The Company intends to promptly cancel all the Notes it has accepted for purchase and upon giving
effect to such cancellation, $24,765,000 aggregate principal amount of the Notes will remain
outstanding. The Company is funding the purchase of the Notes with a portion of the proceeds from
the recent underwritten public offering of 29.9 million shares of its common stock. Deutsche Bank
Securities Inc. served as Dealer Manager during the Tender Offer.

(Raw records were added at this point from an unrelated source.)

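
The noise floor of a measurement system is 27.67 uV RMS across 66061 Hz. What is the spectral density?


Noise spectral density = Vrms / sqrt(BW).
NSD = 27.67 / sqrt(66061)
NSD = 27.67 / 257.0233
NSD = 0.1077 uV/sqrt(Hz)

0.1077 uV/sqrt(Hz)


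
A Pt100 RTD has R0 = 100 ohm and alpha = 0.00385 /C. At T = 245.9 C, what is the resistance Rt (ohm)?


The RTD equation: Rt = R0 * (1 + alpha * T).
Rt = 100 * (1 + 0.00385 * 245.9)
Rt = 100 * (1 + 0.946715)
Rt = 100 * 1.946715
Rt = 194.672 ohm

194.672 ohm


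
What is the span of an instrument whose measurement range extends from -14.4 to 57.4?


Span = upper range - lower range.
Span = 57.4 - (-14.4)
Span = 71.8

71.8


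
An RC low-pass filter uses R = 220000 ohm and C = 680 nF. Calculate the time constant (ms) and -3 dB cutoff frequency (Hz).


Time constant: tau = R * C.
tau = 220000 * 6.80e-07 = 0.1496 s
tau = 149.6 ms
Cutoff frequency: fc = 1 / (2*pi*R*C).
fc = 1 / (2*pi*0.1496) = 1.06 Hz

tau = 149.6 ms, fc = 1.06 Hz


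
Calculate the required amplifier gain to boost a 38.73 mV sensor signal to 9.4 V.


Gain = Vout / Vin (converting to same units).
G = 9.4 V / 38.73 mV
G = 9400.0 mV / 38.73 mV
G = 242.71

242.71


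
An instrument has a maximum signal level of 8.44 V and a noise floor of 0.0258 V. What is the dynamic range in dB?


Dynamic range = 20 * log10(Vmax / Vnoise).
DR = 20 * log10(8.44 / 0.0258)
DR = 20 * log10(327.13)
DR = 50.29 dB

50.29 dB


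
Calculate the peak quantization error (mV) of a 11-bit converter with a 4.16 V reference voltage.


The maximum quantization error is +/- LSB/2.
LSB = Vref / 2^n = 4.16 / 2048 = 0.00203125 V
Max error = LSB / 2 = 0.00203125 / 2 = 0.00101563 V
Max error = 1.0156 mV

1.0156 mV


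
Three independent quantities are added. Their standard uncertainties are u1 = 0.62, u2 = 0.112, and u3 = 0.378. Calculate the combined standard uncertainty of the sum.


For a sum of independent quantities, uc = sqrt(u1^2 + u2^2 + u3^2).
uc = sqrt(0.62^2 + 0.112^2 + 0.378^2)
uc = sqrt(0.3844 + 0.012544 + 0.142884)
uc = 0.7347

0.7347


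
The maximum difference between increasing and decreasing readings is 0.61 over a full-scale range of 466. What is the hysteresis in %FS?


Hysteresis = (max difference / full scale) * 100%.
H = (0.61 / 466) * 100
H = 0.131 %FS

0.131 %FS


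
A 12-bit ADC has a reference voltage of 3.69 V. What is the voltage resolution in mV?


The resolution (LSB) of an ADC is Vref / 2^n.
LSB = 3.69 / 2^12
LSB = 3.69 / 4096
LSB = 0.00090088 V = 0.90087891 mV

0.90087891 mV


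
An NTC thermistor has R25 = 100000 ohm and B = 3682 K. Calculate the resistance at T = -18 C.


NTC thermistor equation: Rt = R25 * exp(B * (1/T - 1/T25)).
T in Kelvin: 255.15 K, T25 = 298.15 K
1/T - 1/T25 = 1/255.15 - 1/298.15 = 0.00056525
B * (1/T - 1/T25) = 3682 * 0.00056525 = 2.0812
Rt = 100000 * exp(2.0812) = 801438.9 ohm

801438.9 ohm


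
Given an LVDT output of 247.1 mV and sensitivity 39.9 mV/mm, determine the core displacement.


Displacement = Vout / sensitivity.
d = 247.1 / 39.9
d = 6.193 mm

6.193 mm


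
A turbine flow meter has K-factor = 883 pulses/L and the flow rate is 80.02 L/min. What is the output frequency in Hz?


Frequency = K * Q / 60 (converting L/min to L/s).
f = 883 * 80.02 / 60
f = 70657.66 / 60
f = 1177.63 Hz

1177.63 Hz


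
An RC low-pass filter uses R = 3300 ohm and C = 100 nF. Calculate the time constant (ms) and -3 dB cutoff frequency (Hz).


Time constant: tau = R * C.
tau = 3300 * 1.00e-07 = 0.00033 s
tau = 0.33 ms
Cutoff frequency: fc = 1 / (2*pi*R*C).
fc = 1 / (2*pi*0.00033) = 482.29 Hz

tau = 0.33 ms, fc = 482.29 Hz


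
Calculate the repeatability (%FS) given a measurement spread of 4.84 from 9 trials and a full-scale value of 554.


Repeatability = (spread / full scale) * 100%.
R = (4.84 / 554) * 100
R = 0.874 %FS

0.874 %FS


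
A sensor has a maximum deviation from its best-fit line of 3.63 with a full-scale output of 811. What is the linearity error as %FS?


Linearity error = (max deviation / full scale) * 100%.
Linearity = (3.63 / 811) * 100
Linearity = 0.448 %FS

0.448 %FS


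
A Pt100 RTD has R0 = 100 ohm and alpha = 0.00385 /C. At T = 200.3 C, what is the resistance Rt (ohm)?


The RTD equation: Rt = R0 * (1 + alpha * T).
Rt = 100 * (1 + 0.00385 * 200.3)
Rt = 100 * (1 + 0.771155)
Rt = 100 * 1.771155
Rt = 177.115 ohm

177.115 ohm


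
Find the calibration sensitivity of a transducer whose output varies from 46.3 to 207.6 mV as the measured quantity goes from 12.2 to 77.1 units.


Sensitivity = (y2 - y1) / (x2 - x1).
S = (207.6 - 46.3) / (77.1 - 12.2)
S = 161.3 / 64.9
S = 2.4854 mV/unit

2.4854 mV/unit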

This press release is for informational purposes only and is not an offer to sell or purchase
or the solicitation of an offer to sell or purchase any securities discussed herein. The Tender
Offer was made pursuant to the terms of the Companys Offer to Purchase, dated April 12, 2010, and
the related Letter of Transmittal. The Tender Offer was not made in any jurisdiction in which the
making or acceptance thereof would not be in compliance with the securities, blue sky or other
laws of such jurisdiction.
About Medical Properties Trust, Inc.
Medical Properties Trust, Inc. is a Birmingham, Alabama based self-advised real estate investment
trust formed to capitalize on the changing trends in healthcare delivery by acquiring and
developing net-leased healthcare facilities. These facilities include inpatient rehabilitation
hospitals, long-term acute care hospitals, regional acute care hospitals, ambulatory surgery
centers and other single-discipline healthcare facilities, such as heart hospitals and orthopedic
hospitals.
The
statements in this press release that are forward looking are based on current expectations and actual results or future events may differ materially. Words such as expects, believes,
anticipates, intends, will, should and variations of such words and similar expressions are
intended to identify such forward-looking statements. Forward-looking statements involve known and
unknown risks, uncertainties and other factors that may cause the actual results of the Company or
future events to differ materially from those expressed in or underlying such forward-looking
statements, including without limitation: the Companys ability to consummate the tender offer for
the Notes; national and economic, business, real estate and other market conditions; the
competitive environment in which the Company operates; the execution of the Companys business
plan; financing risks; the Companys ability to attain and maintain its status as a REIT for
federal income tax purposes; acquisition and development risks; potential environmental and other
liabilities; and other factors affecting the real estate industry generally or healthcare
real estate in particular. For further discussion of the facts that could
affect outcomes, please refer to the Special Note Regarding Forward-Looking Statements and Risk
factors sections of the Companys Annual Report on Form 10-K for the year ended December 31, 2009,
as amended by the Companys Annual Report on Form 10-K/A for the year ended December 31, 2009,
filed on April 9, 2010, and as further updated by our subsequently filed Quarterly Reports on Form
10-Q and our other SEC filings. Except as otherwise required by the federal securities laws, the
Company undertakes no obligation to update the information in this press release.